—City Council adopts Yesler Terrace redevelopment legislation
On September 4, the Seattle City Council unanimously adopted five ordinances relating to redevelopment of Yesler Terrace. The legislation included a rezone and changes to the Land Use Code, a Cooperative Agreement between the City and SHA, a street vacation, and a bill relating to environmental review and mitigation.
“By building a mixed use community at Yesler Terrace we can improve the quality of life for very low income families and create new affordable housing opportunities,” said Mayor Mike McGinn. “I thank the City Council for endorsing the Yesler Terrace redevelopment plan and thank City staff, community stakeholders, Councilmembers and Seattle Housing Authority staff for their many hours of hard work on this project.”
“We deeply appreciate all the effort and support from the Mayor, City Council and residents, community members and stakeholders,” said Andrew J. Lofton, Executive Director of Seattle Housing Authority. “The new Yesler Terrace will be a vibrant, healthy and sustainable neighborhood where people from all income levels, races and cultural backgrounds can live, work and play together for years to come.”
Prepared by DPD and numerous other departments, Mayor McGinn proposed the legislation to Council on June 12. This collaboration between the City of Seattle and the Seattle Housing Authority has undergone intense scrutiny, including discussion in four Council Briefings, discussion and public comment at seven Special Committee meetings and two public hearings. Councilmembers also considered nearly 25 amendments before approving the legislation.
The approved legislation lays the foundation for a new mixed-income urban neighborhood and provides specific guarantees to current residents of Yesler Terrace:
All current residents will receive relocation counseling in their own languages, and the costs of any moves – on-site or off-site – will be paid.
All 561 current units will be replaced within the immediate neighborhood, with strict controls on the location and timing of replacement.
More than 1,100 new units of housing for low-and modest-wage workers will be built and, if funding allows, an additional 100 units of extremely low-income housing will be added.
All current residents are guaranteed the right to return to new units at Yesler Terrace.
Community services will enhance social justice through increased access to educational and economic opportunities for low-income people throughout the neighborhood, along with health care, good nutrition, and other essential services.

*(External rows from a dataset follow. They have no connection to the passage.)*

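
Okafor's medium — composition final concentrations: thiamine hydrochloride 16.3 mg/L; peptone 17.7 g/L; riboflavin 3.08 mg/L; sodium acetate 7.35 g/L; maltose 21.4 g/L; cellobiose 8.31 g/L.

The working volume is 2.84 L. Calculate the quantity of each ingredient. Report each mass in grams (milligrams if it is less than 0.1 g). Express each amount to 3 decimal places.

thiamine hydrochloride 46.292 mg; peptone 50.268 g; riboflavin 8.747 mg; sodium acetate 20.874 g; maltose 60.776 g; cellobiose 23.600 g

Scale factor relative to 1 L: 2.84.
thiamine hydrochloride: 16.3 mg/L × 2.84 L = 46.292 mg
peptone: 17.7 g/L × 2.84 L = 50.268 g
riboflavin: 3.08 mg/L × 2.84 L = 8.747 mg
sodium acetate: 7.35 g/L × 2.84 L = 20.874 g
maltose: 21.4 g/L × 2.84 L = 60.776 g
cellobiose: 8.31 g/L × 2.84 L = 23.600 g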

The total cost of low-income housing and new infrastructure on the site will be approximately $290 million. A full half of that ($145 million) is expected to come from the sale or ground-lease of some of the land on the site. Another $40 million will come from mortgage debt on the buildings and $47 million from low-income housing tax credits. Up to $11 million in City funds, less than four percent of the total cost, are committed in the agreement with strict controls laid out for consideration of any further City funding. The City contribution helps leverage an expected $33 million in grants from the federal government.